Researchers from EPFL, National University of Singapore and Nanjing University of Aeronautics and Astronautics have used lattice strain to lock in rubidium, which helped cut energy loss and push perovskite solar cells to 93.5% of their theoretical efficiency limit. By utilizing the controlled distortion in the atomic structure, this approach not only stabilized the wide-bandgap (WBG) perovskite but also improved efficiency by cutting non-radiative recombination, a major cause of energy loss.
Known for absorbing high-energy light while letting lower-energy light pass, wide-bandgap materials offer major gains in energy capture but are prone to phase segregation, a phenomenon that takes place when different components of the material separate over time, leading to a decline in performance. While adding rubidium to help stabilize the semiconductors has been proposed as a potential way to address the issue, the element often forms unwanted secondary phases, which limits its ability to strengthen the perovskite structure. However, the scientists fine-tuned the material’s composition in a process that involved rapid heating followed by controlled cooling. This created lattice strain, that prevented rubidium from forming unwanted secondary phases and kept it integrated within the crystal structure.
To validate their approach, the researchers used X-ray scans to monitor structural changes, solid-state nuclear magnetic resonance (NMR) to trace rubidium’s integration, and computer simulations to explore atomic behavior under varying conditions. Together, these techniques proved that lattice strain helps stabilize rubidium within the material.
They also found that adding chloride ions is crucial to stabilizing the lattice by balancing the size differences between the elements, which led to a more uniform ion distribution, reducing defects and improving overall material stability.
As per the results, the new lattice-strained perovskite material achieved an open-circuit voltage of 1.30 volts, an impressive 93.5% of its theoretical maximum and one of the lowest energy losses ever recorded in wide-bandgap perovskites.
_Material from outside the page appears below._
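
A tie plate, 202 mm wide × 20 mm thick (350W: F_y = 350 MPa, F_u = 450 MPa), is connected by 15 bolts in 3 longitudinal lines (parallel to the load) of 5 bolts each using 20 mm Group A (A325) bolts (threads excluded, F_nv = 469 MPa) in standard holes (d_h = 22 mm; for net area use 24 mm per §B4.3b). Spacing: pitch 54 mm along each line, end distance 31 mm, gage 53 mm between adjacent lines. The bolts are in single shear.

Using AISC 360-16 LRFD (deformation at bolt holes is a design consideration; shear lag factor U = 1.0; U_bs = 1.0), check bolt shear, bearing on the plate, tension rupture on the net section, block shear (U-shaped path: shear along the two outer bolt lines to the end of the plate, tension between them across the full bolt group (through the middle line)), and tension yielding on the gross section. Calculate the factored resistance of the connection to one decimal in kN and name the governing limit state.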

Additionally, there was a strong boost in photoluminescence quantum yield (PLQY), showing that the improved structure converts sunlight into electricity more efficiently, with very little energy wasted.
The researchers believe cutting energy loss in perovskite solar cells could pave the way for more efficient and cost-effective solar panels. This is particularly promising for tandem solar cells, which pair perovskites with silicon to maximize energy output. They suggest the impact of these findings goes well beyond solar panels and that technologies like LEDs, sensors, and other optoelectronic devices could benefit, too. The researchers hope their work will help speed up the commercial use of these technologies, bringing us closer to a future powered by cleaner and more sustainable energy.